Erich Fromm
The attitude of the majority is neither that of faith nor that of despair, but, unfortunately, that of complete indifference to the future of man. With those who are not entirely indifferent, the attitude is that of “optimism” or of “pessimism.” The optimists are the believers in the dogma of the continuous march of “progress.” They are accustomed to identifying human achievement with technical achievement, human freedom with freedom from direct coercion and the consumer’s freedom to choose between many allegedly different commodities. The dignity, cooperativeness, kindness of the primitive do not impress them; technical achievement, wealth, toughness do…
The optimists live well enough, at least for the moment, and they can afford to be “optimists.” Or at least that is what they think because they are so alienated that even the threat to the future of their grandchildren does not genuinely affect them. The “pessimists” are really not very different from the optimists. They live just as comfortably and are just as little engaged. The fate of humanity is as little their concern as it is the optimists’. They do not feel despair; if they did, they would not, and could not, live as contentedly as they do.

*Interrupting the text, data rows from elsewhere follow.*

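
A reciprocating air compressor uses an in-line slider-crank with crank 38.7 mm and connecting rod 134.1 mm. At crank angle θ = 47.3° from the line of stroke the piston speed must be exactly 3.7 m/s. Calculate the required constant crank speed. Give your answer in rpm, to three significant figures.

1040

For an in-line slider-crank, |v_piston| = rω|sinθ|·[1 + r cosθ/√(L² − r² sin²θ)].
With r = 0.0387 m, L = 0.1341 m, θ = 47.3°: the bracketed kinematic factor |dx/dθ| = 0.034137 m.
ω = v/|dx/dθ| = 3.7/0.034137 = 108.39 rad/s.
N = 60ω/(2π) = 1035 rpm.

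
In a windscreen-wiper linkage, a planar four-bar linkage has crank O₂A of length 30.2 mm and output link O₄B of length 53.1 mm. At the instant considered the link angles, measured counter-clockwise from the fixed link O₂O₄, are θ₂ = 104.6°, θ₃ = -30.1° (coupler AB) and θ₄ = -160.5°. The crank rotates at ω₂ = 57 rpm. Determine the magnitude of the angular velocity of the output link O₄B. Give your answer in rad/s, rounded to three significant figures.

3.17

ω₂ = 5.969 rad/s (from 57 rpm).
Differentiating the loop-closure r₂e^{iθ₂}+r₃e^{iθ₃}=r₁+r₄e^{iθ₄} gives r₂ω₂e^{iθ₂}+r₃ω₃e^{iθ₃}=r₄ω₄e^{iθ₄}.
Eliminating the other unknown: ω₄ = r₂ω₂ sin(θ₂−θ₃) / [r₄ sin(θ₄−θ₃)].
Numerator sine = +0.71080; denominator sine = -0.76154.
Result = 0.0302·5.969·(+0.71080) / (0.0531·(-0.76154)) = -3.1686 rad/s; magnitude 3.1686 rad/s.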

And while their pessimism functions largely to protect the pessimists from any inner demand to do something, by projecting the idea that nothing can be done, the optimists defend them selves against the same inner demand by persuading them selves that everything is moving in the right direction anyway, so nothing needs to be done.

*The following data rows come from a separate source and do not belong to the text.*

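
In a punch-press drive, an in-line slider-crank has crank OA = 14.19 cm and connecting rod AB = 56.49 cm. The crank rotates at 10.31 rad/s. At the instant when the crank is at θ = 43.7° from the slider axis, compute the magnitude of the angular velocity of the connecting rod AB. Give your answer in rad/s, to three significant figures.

ω = 10.31 rad/s
The rod makes angle φ with the slider axis where L sinφ = r sinθ; differentiating, L cosφ·φ̇ = r ω cosθ.
L cosφ = √(L² − r² sin²θ) = 0.55633 m.
|ω_rod| = r ω |cosθ| / √(L² − r² sin²θ) = 0.1419·10.31·0.72297/0.55633 = 1.9012 rad/s.

1.90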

What we need in order to transcend this dual hapless helplessness, Fromm argues, is “rational faith in man’s capacity to extricate himself from what seems the fatal web of circumstances that he has created” — something at the center of his philosophy of humanist radicalism:
Humanist radicalism … seeks to liberate man from the chains of illusions; it postulates that fundamental changes are necessary, not only in our economic and political structure but also in our values, in our concept of man’s aims, and in our personal conduct.
To have faith means to dare, to think the unthinkable, yet to act within the limits of the realistically possible; it is the paradoxical hope to expect the Messiah every day, yet not to lose heart when he has not come at the appointed hour. This hope is not passive and it is not patient; on the contrary, it is impatient and active, looking for every possibility of action within the realm of real possibilities.
The situation of mankind today is too serious to permit us to listen to the demagogues — least of all demagogues who are attracted to destruction — or even to the leaders who use only their brains and whose hearts have hardened. Critical and radical thought will only bear fruit when it is blended with the most precious quality man is endowed with — the love of life.